By Mike Wessinger
No entrepreneur starts a business they’re lukewarm about, because building and running a business is hard—and often risky—work.
The last time the Government of Canada released data on the number of businesses entering and exiting the marketplace in a given year was in 2013. That year more small- and medium-sized businesses folded than were created. The majority of those entries and exits were in the Professional, Scientific and Technical Services category.
The numbers are similar in the U.S., with only half of new businesses surviving five years or more and about a third surviving 10 years or more.
Given this risk, founders tend to nurture their business with great care, giving their company all of their attention. The problem is that they often end up stuck in the operational weeds, which is a critical mistake I see over and over again.
Typically what happens
Founder-led organizations are almost always started by people who were extremely good at one particular thing and then connected their unique ability to a market opportunity. Whether they were consultants, engineers or sales reps—like me—they turned their skills into businesses of their own.
In the beginning, likely with just a handful of employees, everyone at the company does a share of the heavy lifting and knows a little bit about everything. Founders dig in deep, using the skills they brought to the business in the first place to ensure things get kicked off right and the reality of their business aligns with their vision.
As the business grows, employees are added, and jobs get more defined. This is when the founder should be releasing his or her grip from those reins, but what often happens is that any time things get a bit rough the instinct to dive into the weeds takes over. The former sales rep thinks he needs to participate in some demos or take over a few prospect pitch meetings to get things back on track. The former consultant thinks she should set up some key client meetings and the business will get better. And the engineer wants to get back into his comfort zone of cranking out some more code.
The problem with this is that the more embedded you are in the day to day workings of the business, the further you are from seeing the big picture – which is primarily your real job.
It’s an incredibly important lesson for leaders: work on your business, don’t work in your business. The faster you can extract yourself from doing the day to day work, and work on the business, the better you’re going to be.

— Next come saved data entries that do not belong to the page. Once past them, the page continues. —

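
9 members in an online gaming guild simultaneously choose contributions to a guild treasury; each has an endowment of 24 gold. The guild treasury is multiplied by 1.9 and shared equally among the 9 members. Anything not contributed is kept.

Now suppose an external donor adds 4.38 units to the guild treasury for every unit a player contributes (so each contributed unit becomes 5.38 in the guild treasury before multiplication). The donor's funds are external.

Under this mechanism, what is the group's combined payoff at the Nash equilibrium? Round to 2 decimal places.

The effective private return per unit is now 1.9 × 5.38 / 9 = 1.1358 > 1, so every player's dominant strategy flips to full contribution.
So the Nash equilibrium is full contribution by all 9; the group earns 1.9 × 5.38 × 216 = 2207.95.

2207.95 gold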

I think of it as navigating a ship. If, as the captain, I’m spending all of my time shoveling coal into the engines, who’s up top noticing that there’s an iceberg dead ahead? Yes, the engines are running, but what good is that if your company is about to become a statistic on business deaths?
If the CEO isn’t paying attention to where the company’s going, making sure the culture is right, and bringing together the correct team, nobody is. The quicker a CEO can get someone in to shovel that coal, make that sale, or write that code, the more focused that CEO will be on growing and working on other aspects of the business.

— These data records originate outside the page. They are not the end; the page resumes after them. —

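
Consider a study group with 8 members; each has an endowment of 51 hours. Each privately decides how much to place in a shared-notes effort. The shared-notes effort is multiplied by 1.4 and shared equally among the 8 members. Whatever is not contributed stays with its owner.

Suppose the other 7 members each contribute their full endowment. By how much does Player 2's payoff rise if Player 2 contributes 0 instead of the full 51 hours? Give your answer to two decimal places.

Switching from a contribution of 51 to 0 lets Player 2 keep an extra 51 hours, but lowers the shared-notes effort by 51, which costs Player 2 their own share of that drop: 1.4/8 × 51 = 8.92.
Net gain = 51 − 8.92 = 42.08. The private return per contributed unit (0.1750) is below 1, so free-riding is indeed the best response regardless of what the others do.

42.08 hours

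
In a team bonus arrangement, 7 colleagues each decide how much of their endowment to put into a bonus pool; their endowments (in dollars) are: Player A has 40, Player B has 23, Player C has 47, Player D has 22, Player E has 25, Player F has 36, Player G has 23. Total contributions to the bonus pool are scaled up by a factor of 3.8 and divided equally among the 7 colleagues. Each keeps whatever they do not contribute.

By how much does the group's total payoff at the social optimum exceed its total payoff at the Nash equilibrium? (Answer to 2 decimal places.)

604.80 dollars

The private return per contributed unit is 3.8/7 = 0.5429 < 1 for every player regardless of endowment, so the Nash equilibrium is zero contribution and the group total is Σ E_j = 40 + 23 + 47 + 22 + 25 + 36 + 23 = 216.
Each contributed unit returns 3.800 to the group, so the social optimum is full contribution by everyone: group total = 3.800 × 216 = 820.80.
Efficiency loss = (3.800 − 1) × 216 = 604.80.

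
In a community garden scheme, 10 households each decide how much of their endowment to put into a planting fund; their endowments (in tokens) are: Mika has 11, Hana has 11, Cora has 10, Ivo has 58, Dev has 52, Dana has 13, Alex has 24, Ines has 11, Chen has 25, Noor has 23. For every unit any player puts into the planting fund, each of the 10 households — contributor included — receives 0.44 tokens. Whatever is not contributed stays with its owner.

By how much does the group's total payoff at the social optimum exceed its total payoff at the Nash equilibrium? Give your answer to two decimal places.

809.20 tokens

The private return per contributed unit is 0.44 < 1 for everyone, so the Nash equilibrium is zero contribution and the group total is Σ E_j = 11 + 11 + 10 + 58 + 52 + 13 + 24 + 11 + 25 + 23 = 238.
Each contributed unit returns 4.400 to the group, so the social optimum is full contribution by everyone: group total = 4.400 × 238 = 1047.20.
Efficiency loss = (4.400 − 1) × 238 = 809.20.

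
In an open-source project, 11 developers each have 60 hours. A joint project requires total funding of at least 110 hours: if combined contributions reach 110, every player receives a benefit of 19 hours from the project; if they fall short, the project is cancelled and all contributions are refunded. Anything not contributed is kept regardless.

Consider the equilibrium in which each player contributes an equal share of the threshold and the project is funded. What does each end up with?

Equal share of the threshold: 110/11 = 10.
At this profile no one gains by cutting their contribution: any cut drops the total below 110, the project is cancelled, contributions are refunded, and the deviator ends with 60, which is less than 60 − 10 + 19 = 69. Contributing more than 10 just wastes the excess. So contributing exactly 10 is a best response.
Each player's payoff: 60 − 10 + 19 = 69.

69 hours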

Don’t think that just knowing about what you need to focus on will automatically keep you out of the weeds for good. There are still days when I’ll read something on our website, have an idea about how to change it and spend time working on marketing copy. At some point I’ll have the realization that I’m not serving the company by spending my time on this task. I’ve got a talented marketing department that can be making these changes. They’re the experts.

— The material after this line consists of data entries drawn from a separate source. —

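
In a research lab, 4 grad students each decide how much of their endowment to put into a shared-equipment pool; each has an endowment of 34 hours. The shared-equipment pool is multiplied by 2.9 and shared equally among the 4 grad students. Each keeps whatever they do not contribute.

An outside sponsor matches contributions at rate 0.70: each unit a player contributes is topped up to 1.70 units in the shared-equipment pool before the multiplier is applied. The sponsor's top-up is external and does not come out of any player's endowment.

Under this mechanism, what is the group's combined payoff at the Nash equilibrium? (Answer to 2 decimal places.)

670.48 hours

The effective private return per unit is now 2.9 × 1.70 / 4 = 1.2325 > 1, so every player's dominant strategy flips to full contribution.
At the Nash equilibrium everyone contributes 34. Group total payoff = 2.9 × 1.70 × 136 = 670.48.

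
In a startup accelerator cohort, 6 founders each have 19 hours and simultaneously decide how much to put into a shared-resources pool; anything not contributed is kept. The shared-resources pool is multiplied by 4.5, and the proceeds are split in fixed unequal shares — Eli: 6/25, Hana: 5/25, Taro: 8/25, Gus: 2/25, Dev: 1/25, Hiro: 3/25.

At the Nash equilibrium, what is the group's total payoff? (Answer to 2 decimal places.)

A player with share s gets back 4.5·s per unit contributed, so full contribution is dominant for anyone with s > 1/4.5 = 0.2222 and zero contribution is dominant for anyone below.
Eli and Taro clear that bar, contributing 19 each; the remaining 4 contribute 0. Total contributed: 38.
The shared-resources pool pays out 4.5 × 38 = 171.00 in total (split across the unequal shares, but the aggregate is all that matters for the group sum).
The 4 free-riders keep 19 each, adding 76. Group total = 76 + 171.00 = 247.00.

247.00 hours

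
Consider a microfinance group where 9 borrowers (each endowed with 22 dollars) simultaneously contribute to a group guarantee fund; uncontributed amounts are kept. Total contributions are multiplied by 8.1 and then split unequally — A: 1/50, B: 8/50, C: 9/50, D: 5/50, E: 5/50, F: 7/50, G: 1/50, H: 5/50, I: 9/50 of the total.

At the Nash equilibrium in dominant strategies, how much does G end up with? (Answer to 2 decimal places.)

Player j's private return per contributed unit is 8.1 × (j's share). Contributing is weakly dominant for j when that share is at least 1/8.1 = 0.1235, and contributing 0 is dominant otherwise.
B, C, F and I are above the threshold, contributing 22 each; the remaining 5 contribute 0. Total contributed: 88.
G keeps 22 and receives 8.1 × 88 × 1/50 = 14.26 from the group guarantee fund, for a payoff of 36.26.

36.26 dollars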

Or, I’ll be in a meeting about pricing and packaging and find myself drafting up an Excel spreadsheet. In these moments I need to remind myself I’m not doing my job. My job is to make sure we’ve got an organization that has hired the right people who can do pricing and packaging, not to do pricing and packaging myself. Work on the business, not in the business.
The big picture
Figuring out how to find this balance is one of the most important and toughest things to do as a leader, which is why I spend so much time teaching and mentoring the leaders within my own company to learn to do the same thing. As leaders develop, it’s always more valuable to an organization to have your managers and department leaders shift the balance away from the technical and tactical tasks and work on, not in their departments. It promotes prioritization and problem solving, and provides a more holistic view of any challenge.
It’s never going to be absolute, nor does it mean you shouldn’t stay informed about what’s going on, or lend your expertise when it’s required or when it makes sense. What it does mean is that the balance of your work should be focused on the bigger picture rather than the details. The sooner you can figure this out, the better off your whole company will be.